08 septembre 2024

Nick Cave & The Bad Seeds - Wild God (2024)

Cet album de l'épiphanie qu'on n'attendait plus. Nick Cave et ses Bad Seeds ont à nouveau enregistré en France, au studio Miraval cette fois. Il fallait remonter loin (Dig, Lazarus dig!!! en 2008) et plus encore (Abattoir Blues / The Life Of Orpheus en 2004) pour retrouver l'australien à ce point fringant et son groupe aussi dynamique. Bien sûr entre temps l'artiste aura perdu deux de ses fils dont un auquel il a consacré un album déchirant ;  et c'est plus qu'un humain ne saurait endurer.

Les Bad Seeds originels ont peu à peu quitté le navire, laissant Warren Ellis quasiment seul aux manettes comme un substitut à Mick Harvey. Les notes profondes du Korg, magiques mais parfois ennuyeuses. ont peu à peu pris le pas sur les guitares menaçantes de jadis. On vénérait Nick Cave à son plus apaisé (The Boatman's Call, album certifié 100% ballades) mais on renâclait à ce son émasculé dont Warren Ellis le gratifiait depuis des années.

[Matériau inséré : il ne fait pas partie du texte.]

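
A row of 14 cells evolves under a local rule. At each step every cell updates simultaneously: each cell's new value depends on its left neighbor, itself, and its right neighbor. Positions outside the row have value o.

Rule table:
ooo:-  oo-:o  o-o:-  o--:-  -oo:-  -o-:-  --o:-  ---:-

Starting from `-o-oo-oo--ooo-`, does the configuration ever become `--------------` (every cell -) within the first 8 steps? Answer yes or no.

----o--o----o-
--------------
all cells are - at step 2

yes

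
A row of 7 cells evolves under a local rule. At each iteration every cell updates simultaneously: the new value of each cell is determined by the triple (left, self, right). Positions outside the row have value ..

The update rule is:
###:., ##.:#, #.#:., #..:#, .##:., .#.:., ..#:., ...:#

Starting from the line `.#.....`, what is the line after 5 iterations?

###...#

iteration 1: ..#####
iteration 2: #.....#
iteration 3: .####..
iteration 4: ....###
iteration 5: ###...#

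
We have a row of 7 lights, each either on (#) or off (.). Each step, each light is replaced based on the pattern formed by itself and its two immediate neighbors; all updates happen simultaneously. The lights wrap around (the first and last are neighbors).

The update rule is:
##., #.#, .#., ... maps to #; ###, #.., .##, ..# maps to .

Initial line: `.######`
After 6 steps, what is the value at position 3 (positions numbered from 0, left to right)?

.

#.....#
#.###..
##..#..
.#..#..
.#..#.#
##..###
position 3 holds .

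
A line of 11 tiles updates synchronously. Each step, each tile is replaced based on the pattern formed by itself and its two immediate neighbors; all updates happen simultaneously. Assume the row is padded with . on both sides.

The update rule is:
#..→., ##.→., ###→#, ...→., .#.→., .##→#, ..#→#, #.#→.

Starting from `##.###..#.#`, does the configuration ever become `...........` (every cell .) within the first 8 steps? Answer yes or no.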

Voici Wild God ou le coup d'état permanent de l'orchestre, d'une chorale omniprésente qui donne une fièvre incroyable à l'ensemble. Déjà les deux singles distillés au début de l'été et que l'on retrouve ici rappellent forcément aux plus nostalgiques les grandes heures des Bad Seeds d'antan, avec violons princiers, rythmique souple des rescapés Martyn Casey et Thomas Wylder. Tout comme le morceau d'ouverture, le formidable ''Song of the lake" non utilisé en single dont l'esprit est plus que jamais à la parabole, à la rédemption ; Nick Cave évoque-t-il les berges du Styx auxquelles le sort contraire l'a amené ? Le crooner confirme en tout cas son retour en forme via le superbe morceau-titre qui offre en éruption un break gospel à mi-chemin.  

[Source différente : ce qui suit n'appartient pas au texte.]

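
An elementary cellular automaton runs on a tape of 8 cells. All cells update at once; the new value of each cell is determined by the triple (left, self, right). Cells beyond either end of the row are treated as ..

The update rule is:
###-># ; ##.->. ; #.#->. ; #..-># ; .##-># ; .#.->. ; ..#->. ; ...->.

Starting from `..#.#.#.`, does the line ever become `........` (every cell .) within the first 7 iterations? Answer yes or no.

yes

iteration 1: .......#
iteration 2: ........
all cells are . at iteration 2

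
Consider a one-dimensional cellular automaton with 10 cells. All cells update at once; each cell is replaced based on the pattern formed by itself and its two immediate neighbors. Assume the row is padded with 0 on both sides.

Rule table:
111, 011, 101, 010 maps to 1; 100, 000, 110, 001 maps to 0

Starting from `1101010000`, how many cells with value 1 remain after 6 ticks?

1

tick 1: 1011110000
tick 2: 1111100000
tick 3: 1111000000
tick 4: 1110000000
tick 5: 1100000000
tick 6: 1000000000
count of 1: 1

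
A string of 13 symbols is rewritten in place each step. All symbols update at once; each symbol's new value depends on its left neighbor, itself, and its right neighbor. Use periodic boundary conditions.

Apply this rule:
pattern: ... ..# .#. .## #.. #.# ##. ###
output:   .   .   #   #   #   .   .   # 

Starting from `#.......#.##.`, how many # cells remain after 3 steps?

5

##......#.#..
#.#.....#.##.
#.##....#.#..
count of #: 5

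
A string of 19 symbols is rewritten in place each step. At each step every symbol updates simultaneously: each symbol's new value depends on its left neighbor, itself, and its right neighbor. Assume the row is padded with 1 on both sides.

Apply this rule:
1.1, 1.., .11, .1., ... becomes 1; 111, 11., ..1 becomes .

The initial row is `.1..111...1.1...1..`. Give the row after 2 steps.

step 1: 111.1..11.11111.11.
step 2: ...111.1.11....11.1

...111.1.11....11.1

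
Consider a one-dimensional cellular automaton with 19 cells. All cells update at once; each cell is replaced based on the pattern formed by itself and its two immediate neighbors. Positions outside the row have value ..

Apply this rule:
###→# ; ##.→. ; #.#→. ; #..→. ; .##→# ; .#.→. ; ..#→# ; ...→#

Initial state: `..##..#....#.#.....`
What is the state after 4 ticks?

..#..###..######..#

###..#..###....####
##..#..###..######.
#..#..###..######..
..#..###..######..#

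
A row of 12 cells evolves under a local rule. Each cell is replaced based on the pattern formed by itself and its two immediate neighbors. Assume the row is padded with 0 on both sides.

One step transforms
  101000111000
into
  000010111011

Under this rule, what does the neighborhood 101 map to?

At position 1 the neighborhood is 101; the next row has 0 there.

0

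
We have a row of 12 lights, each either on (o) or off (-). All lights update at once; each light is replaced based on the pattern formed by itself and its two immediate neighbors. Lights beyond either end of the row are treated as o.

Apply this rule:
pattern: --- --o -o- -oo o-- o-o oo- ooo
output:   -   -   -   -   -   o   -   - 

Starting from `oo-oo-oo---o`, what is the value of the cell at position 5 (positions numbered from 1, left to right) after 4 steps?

-

--o--o------
------------
------------  (fixed point — unchanged through step 4)
position 5 holds -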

L'immense "Frogs (single de l'année ?) emboîte le pas à "Wild god" pour clore une entame qui justifie à elle seule la possession de cet album. Comme le dirait la mascotte de Groland, « c’est la fête ! ». Si le rythme ensuite retombe peu à peu ensuite, c'est pour donner libre cours à de tendres odes aux femmes aimées vivantes ou disparues dans une liturgie - pour les distraits, Nick Cave a toujours été obsédé par la foi et cité la Bible - qui n'a plus rien de plombante. Le magnifique "Final rescue attempt" convie l'auditeur à entendre les louanges adressés à son épouse Susie. Ou bien le très beau "O wow o wow 'how beautiful she is)" qui met les poils puisqu'il convoque le fantôme d'Anita Lane la muse des premières heures et créditée sur le premier Bad Seeds, récemment disparue. On entend ainsi sa voix samplée. 

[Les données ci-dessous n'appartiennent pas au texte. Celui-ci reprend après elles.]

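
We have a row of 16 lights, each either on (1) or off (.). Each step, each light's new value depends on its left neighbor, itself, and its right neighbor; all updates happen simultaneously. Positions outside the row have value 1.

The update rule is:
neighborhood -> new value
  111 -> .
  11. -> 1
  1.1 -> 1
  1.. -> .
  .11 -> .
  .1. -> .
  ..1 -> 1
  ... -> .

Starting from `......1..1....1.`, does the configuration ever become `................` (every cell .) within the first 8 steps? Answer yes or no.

no

.....1..1....1.1
....1..1....1.1.
...1..1....1.1.1
..1..1....1.1.1.
.1..1....1.1.1.1
1..1....1.1.1.1.
1.1....1.1.1.1.1
11....1.1.1.1.1.
step 8 is 11....1.1.1.1.1., still not uniform .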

Pas même l'inattendu et désagréable autotune sur ce dernier titre ni cette décevante pochette (alors qu'un si beau portrait orne l'intérieur) ne parviennent à minimiser l'impact du retour en grâce du prêcheur ; c'est un signe.

En bref : l'album de la résilience pour Nick Cave. Et des Bad Seeds pour ce qu'il en reste qui retrouvent enfin de leur panache. Certaines orchestrations frisent ici le sublime et de nombreux nouveaux classiques s'ajoutent au riche répertoire de l'artiste. Un retour au premier plan inespéré.